Lionheart Capital is closer to launching its planned oceanfront luxury condominium project in Pompano Beach, after winning key approvals from the city.
The Pompano Beach Development Review Committee this week gave site plan and design approval for 1380 South Ocean Boulevard, a proposed two-tower, 239-unit project at 1380 South Ocean Boulevard.
The development still needs approvals from the city’s architectural review board and the planning and zoning board. The site plan review may require a resubmission due to a number of technical considerations, but the development could appear before the planning and zoning board as early as September, David Recor, director of development services for the city, said.
1380 South Ocean is planned for a 4.6-acre site, among the the last vacant oceanfront parcels remaining in South Florida. The property stretches from the beach to the Intracoastal Waterway. Lionheart bought the land for $22.4 million in 2013.
Ophir Sternberg, founding partner and CEO of Lionheart Capital, previously said the project will launch sales next year.
The development, which has been in the works for the last five years, has already received permission from the Federal Aviation Administration, which was necessary because of the height of the buildings, Recor said.

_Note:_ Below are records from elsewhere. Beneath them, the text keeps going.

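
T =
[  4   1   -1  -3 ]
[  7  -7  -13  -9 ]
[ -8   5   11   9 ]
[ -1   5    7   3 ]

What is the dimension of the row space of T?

Row reduce to echelon form.
R2 ← R2 − (7/4)·R1: [0, -35/4, -45/4, -15/4]
R3 ← R3 + (2)·R1: [0, 7, 9, 3]
R4 ← R4 + (1/4)·R1: [0, 21/4, 27/4, 9/4]
R3 ← R3 + (4/5)·R2: [0, 0, 0, 0]
R4 ← R4 + (3/5)·R2: [0, 0, 0, 0]
Echelon form has 2 nonzero rows, so rank(T) = 2.
The row space has dimension equal to the rank: 2.

2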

1380 South Ocean’s easternmost tower on the ocean will have 30 stories and 129 units, while the tower on the west side, on the Intracoastal, will have 13 stories and 110 units, according to the architect for the project, Andrew W. Burnett, a principal at Stantec.
The final mix of condo sizes, number of bedrooms, prices per unit and total cost of the project have not yet been determined, he said.
The development will feature 10-12 boat slips and two pool decks, one facing the Intracoastal and the other facing the beach. Each tower will have a parking deck and a small café, each with 1,500 square feet.
One of the reasons this project has taken so long, Recor said, is that the developers have worked with adjoining property owners and neighborhood associations, to resolve potential problems. A spokesperson for Lionheart said that since the original proposal for the complex was unveiled, “we addressed [issues related to] views, setbacks, traffic and privacy concerns.” The spa and restaurants, for example, will only be available to residents and their guests so as to limit traffic.
Also, the number of stories has been reduced to allow for higher ceilings in the units and the garages raised to be above grade because of the threat of sea level rise.